The musicians of the ‘Second Viennese School’, Schönberg, Berg and Webern, — the ‘First Viennese School’ having of course been Haydn, Mozart and Beethoven — were initially inspired by Richard Wagner and Gustav Mahler. Schönberg’s earliest compositions, ‘Verklärte Nacht’ (Transfigured Night), ‘Gurrelieder’ and ‘Pelleas and Melisande’ were heavily chromatic, in the late Romantic style of his predecessors. But soon, Schönberg, Berg and Webern moved into atonal forms of composition, away from the use of the key signature, towards what Schönberg would call “the emancipation of the dissonance”. For his composition Pierrot Lunaire, he invented the ‘Sprechstimme’, a form of vocalization between speaking and actual singing, which became the preferred form of vocal writing for these atonal, expressionist composers. From the atonal stage, Schönberg moved to a more tightly constrained form of composing with the creation of the twelve-tone system. Here, the composer typically chooses a row consisting of all twelve notes, and then builds the system in choosing the row or parts of it, either melodically or harmonically, forward, backward or inverted (i.e., Schönberg’s, Five Piano Pieces, Op.23).

Schönberg
5 Klavierstucke, Op. 23

Alban Berg
Lyric Suite


Alban Berg’s composition output is very small; he is mostly known for his two operas, ‘Wozzeck’ and ‘Lulu’, both atonal and highly expressionistic. He also uses the twelve-tone system in his Lyric Suite (considered by many as his most beautiful work) and A Chamber- and Violin Concerto, but in a lyrical and harmonic fashion reminiscent of the late romantic style of Gustav Mahler. Listeners find him therefore the most easily approachable composer of the twelve-tone style. The ‘row’ for him corresponded to actual ‘musical material’, and was not considered just as an unchanging source, but could be worked and developed just as are the varied themes and motives of a composition.

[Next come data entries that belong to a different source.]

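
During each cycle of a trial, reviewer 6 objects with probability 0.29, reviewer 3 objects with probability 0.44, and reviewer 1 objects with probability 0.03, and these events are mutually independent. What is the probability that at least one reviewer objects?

0.614328

Independence gives P(none) = ∏(1 − pᵢ).
P(none) = (1 − 0.29) × (1 − 0.44) × (1 − 0.03) = 0.71 × 0.56 × 0.97 = 0.385672
P(at least one) = 1 − 0.385672 = 0.614328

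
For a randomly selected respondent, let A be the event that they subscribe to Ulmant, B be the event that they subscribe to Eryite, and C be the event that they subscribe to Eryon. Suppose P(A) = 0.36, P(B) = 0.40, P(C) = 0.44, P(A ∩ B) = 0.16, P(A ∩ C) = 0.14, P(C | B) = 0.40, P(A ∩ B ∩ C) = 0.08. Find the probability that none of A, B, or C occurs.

0.18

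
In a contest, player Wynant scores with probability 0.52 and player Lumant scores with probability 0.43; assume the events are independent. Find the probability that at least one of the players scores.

0.7264

Since the events are independent, P(none) is the product of the individual non-occurrence probabilities.
P(none) = (1 − 0.52) × (1 − 0.43) = 0.48 × 0.57 = 0.2736
P(at least one) = 1 − 0.2736 = 0.7264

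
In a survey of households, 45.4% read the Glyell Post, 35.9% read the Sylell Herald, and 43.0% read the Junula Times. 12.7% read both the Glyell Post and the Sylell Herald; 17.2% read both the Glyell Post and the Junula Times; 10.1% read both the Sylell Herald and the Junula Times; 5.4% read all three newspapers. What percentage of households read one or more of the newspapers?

P(≥1) = 45.4 + 35.9 + 43.0 − 12.7 − 17.2 − 10.1 + 5.4 = 89.7%

89.7%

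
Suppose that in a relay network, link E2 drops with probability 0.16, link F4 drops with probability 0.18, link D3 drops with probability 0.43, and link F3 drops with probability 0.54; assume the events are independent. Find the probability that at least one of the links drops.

P(none) = (1 − 0.16) × (1 − 0.18) × (1 − 0.43) × (1 − 0.54) = 0.84 × 0.82 × 0.57 × 0.46 = 0.18060336
P(at least one) = 1 − 0.18060336 = 0.81939664

0.81939664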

Anton Webern also followed Schönberg’s example in moving from a post-romantic period into the sparing world of atonality and twelve-tone writing. In contrast to Schönberg, however, he took the principal elements of style, the focus of the individual sounds and their brevity, to their extremes. The entire output of his work is a total of three hours of music, his symphony being 10 minutes in length, various movements lasting only less than thirty seconds each. But each separate note, dynamic and timbre become extremely important.

The three composers, like the expressionist painters, would have a profound and lasting effect on the younger generation of composers and artists in the 20th century, which we will explore in future articles.